Our Supreme Court granted certiorari in both these cases. In Belt II, the Supreme Court held that it is not reversible error for a trial court not to instruct a jury at any time that similar transaction evidence admitted for a limited purpose must be considered only for that limited purpose, absent a proper written request by a defendant for such charge. The Supreme Court further noted, however, “that, although a trial judge is not required in the absence of a request to give a limiting instruction when similar transaction evidence is admitted, it would be better for the trial judge to do so.” Belt II, supra at 765.

*147Decided November 6, 1998. James D. Michael, for appellant. J. Tom Morgan, District Attorney, Maria Murder-Ashley, Assistant District Attorney, for appellee.

In Hinson II, our Supreme Court held that “the Court of Appeals erred in requiring that a trial court give a contemporaneous limiting instruction without request.

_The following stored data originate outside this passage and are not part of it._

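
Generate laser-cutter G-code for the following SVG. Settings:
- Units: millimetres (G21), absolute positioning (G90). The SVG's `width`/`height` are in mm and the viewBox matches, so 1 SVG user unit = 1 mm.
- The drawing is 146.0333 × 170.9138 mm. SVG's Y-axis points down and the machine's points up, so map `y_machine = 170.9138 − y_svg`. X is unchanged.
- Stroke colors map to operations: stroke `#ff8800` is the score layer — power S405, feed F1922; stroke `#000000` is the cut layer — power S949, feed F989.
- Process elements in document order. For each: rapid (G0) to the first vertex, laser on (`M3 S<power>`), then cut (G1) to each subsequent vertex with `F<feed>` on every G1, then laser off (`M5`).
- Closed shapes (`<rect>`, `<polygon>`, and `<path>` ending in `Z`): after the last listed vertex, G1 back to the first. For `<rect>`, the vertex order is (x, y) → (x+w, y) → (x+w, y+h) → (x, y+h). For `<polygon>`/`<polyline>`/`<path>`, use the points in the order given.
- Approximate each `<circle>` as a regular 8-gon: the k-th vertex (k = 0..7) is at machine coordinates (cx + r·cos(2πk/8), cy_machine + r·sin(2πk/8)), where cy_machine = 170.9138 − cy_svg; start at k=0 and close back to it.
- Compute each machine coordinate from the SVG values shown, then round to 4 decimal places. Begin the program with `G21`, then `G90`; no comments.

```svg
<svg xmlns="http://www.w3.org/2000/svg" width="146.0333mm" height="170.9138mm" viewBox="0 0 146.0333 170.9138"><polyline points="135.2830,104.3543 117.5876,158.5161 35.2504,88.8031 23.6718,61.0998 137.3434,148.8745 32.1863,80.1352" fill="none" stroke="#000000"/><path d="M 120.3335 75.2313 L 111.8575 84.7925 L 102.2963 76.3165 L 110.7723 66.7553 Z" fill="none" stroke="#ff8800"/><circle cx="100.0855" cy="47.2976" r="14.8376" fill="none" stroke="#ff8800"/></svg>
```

G21
G90
G0 X135.2830 Y66.5595
M3 S949
G1 X117.5876 Y12.3977 F989
G1 X35.2504 Y82.1107 F989
G1 X23.6718 Y109.8140 F989
G1 X137.3434 Y22.0393 F989
G1 X32.1863 Y90.7786 F989
M5
G0 X120.3335 Y95.6825
M3 S405
G1 X111.8575 Y86.1213 F1922
G1 X102.2963 Y94.5973 F1922
G1 X110.7723 Y104.1585 F1922
G1 X120.3335 Y95.6825 F1922
M5
G0 X114.9231 Y123.6162
M3 S405
G1 X110.5773 Y134.1080 F1922
G1 X100.0855 Y138.4538 F1922
G1 X89.5937 Y134.1080 F1922
G1 X85.2479 Y123.6162 F1922
G1 X89.5937 Y113.1244 F1922
G1 X100.0855 Y108.7786 F1922
G1 X110.5773 Y113.1244 F1922
G1 X114.9231 Y123.6162 F1922
M5

viewBox `0 0 146.0333 170.9138` with mm width/height → 1 unit = 1 mm. Flip: y_m = 170.9138 − y_svg.

**Shape 1** — `<polyline>` open polyline, stroke `#000000` → cut (S949, F989). Machine vertices: (135.2830,66.5595) → (117.5876,12.3977) → (35.2504,82.1107) → (23.6718,109.8140) → (137.3434,22.0393) → (32.1863,90.7786). Open path.

**Shape 2** — `<path>` regular polygon, stroke `#ff8800` → score (S405, F1922). Machine vertices: (120.3335,95.6825) → (111.8575,86.1213) → (102.2963,94.5973) → (110.7723,104.1585) → (120.3335,95.6825). Closed: final G1 returns to the first vertex.

**Shape 3** — `<circle>` circle, stroke `#ff8800` → score (S405, F1922). Machine vertices: (114.9231,123.6162) → (110.5773,134.1080) → (100.0855,138.4538) → (89.5937,134.1080) → (85.2479,123.6162) → (89.5937,113.1244) → (100.0855,108.7786) → (110.5773,113.1244) → (114.9231,123.6162). Closed: final G1 returns to the first vertex.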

Regardless of when the defendant wishes the jury instructed on the limited admissibility of similar transaction evidence, it is incumbent upon him to make a timely request to the trial court for such a charge.” Hinson II, supra at 862.

Neither Belt II nor Hinson II specifically answers the question of whether the trial court is required to give a limiting instruction at the time the similar transaction evidence is introduced where timely and properly requested rather than as a part of the closing charge.

Here, Warren did not request a limiting instruction at any time, but the trial court gave an instruction in its closing charge to the jury. Based on Belt II and Hinson II, the trial court was not required to give a limiting instruction at all under the facts of this case. It was not error for the trial court to fail to give a limiting instruction sua sponte on the limited use of prior difficulties evidence absent a timely request to do so.

2. Warren erroneously contends that the trial court’s instruction regarding the prior difficulties evidence was improper. The instruction, however, was from the suggested pattern jury instruction and has previously been upheld by our Supreme Court in Kettman v. State, 257 Ga. 603, 605-606 (7) (362 SE2d 342) (1987).

Judgment affirmed.

McMurray, P. J., and Eldridge, J., concur.